Vada se acercó y le tocó el brazo a Lee. Éste hizo caso omiso, se limitó a desenrollar la bufanda de algodón improvisada del cuello de June y también se la tiró a Marina. Cayó al suelo de la terminal. Ella se agachó y la recogió sin hablar.

Robert se unió a ellos y propinó un puñetazo amistoso en el hombro a su hermano. La terminal se hallaba ahora casi completamente despejada —el último de los pasajeros en abandonar el avión había adelantado a la familia Oswald— y pude oír sus palabras con claridad.

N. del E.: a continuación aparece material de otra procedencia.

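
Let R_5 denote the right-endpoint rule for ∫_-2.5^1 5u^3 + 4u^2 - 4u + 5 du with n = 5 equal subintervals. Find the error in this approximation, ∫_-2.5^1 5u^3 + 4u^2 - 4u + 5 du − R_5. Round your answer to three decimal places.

Exact integral: ∫_-2.5^1 f(u) du ≈ 2.58854.
R_5 = 17.36.
Error ≈ 2.58854 − 17.36 ≈ -14.771.

-14.771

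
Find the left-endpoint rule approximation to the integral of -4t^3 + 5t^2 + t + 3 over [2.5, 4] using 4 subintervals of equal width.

-101.2734375

Δt = (4 − 2.5)/4 = 0.375.
Left endpoints: 2.5, 2.875, 3.25, 3.625.
f(2.5) = -25.75, f(2.875) = -47.8515625, f(3.25) = -78.25, f(3.625) = -118.2109375.
Sum = Δt · [f(2.5) + f(2.875) + f(3.25) + f(3.625)].
Sum = -101.2734375.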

—Dale un respiro, acaba de llegar. Ni siquiera sabe todavía dónde está.

—Mira a la cría —indicó Lee, y elevó a June para que la viera bien, con lo que, finalmente, el bebé se puso a llorar—. La lleva envuelta como a una maldita momia de Egipto porque así es como lo hacen allá. No sé si reírme o llorar. Staryj baba! Vieja. —Se volvió hacia Marina con el bebé berreante en brazos. Ella lo miró con miedo—. Staryj baba!

Ella trató de sonreír del modo en que sonríe la gente que sabe que es el blanco de la broma aunque ignore el porqué. Pensé fugazmente en Lennie, en De ratones y hombres. Entonces, una amplia sonrisa, chulesca y ligeramente de soslayo, iluminó el rostro de Oswald. Casi le hizo parecer atractivo. Besó a su esposa con dulzura, primero en una mejilla y luego en la otra.

—¡Estados Unidos! —exclamó, y volvió a besarla—. ¡Estados Unidos, Rina! ¡La tierra de los libres y el hogar de los mierdas!

La sonrisa de Marina se tornó radiante. Lee empezó a dirigirse a ella en ruso, devolviéndole el bebé mientras hablaba. La rodeó con un brazo por la cintura a la vez que procuraba serenar a June. Cuando salían de mi campo de visión, ella se cambió el bebé al hombro para poder tomar de la mano a su marido. Aún sonreía.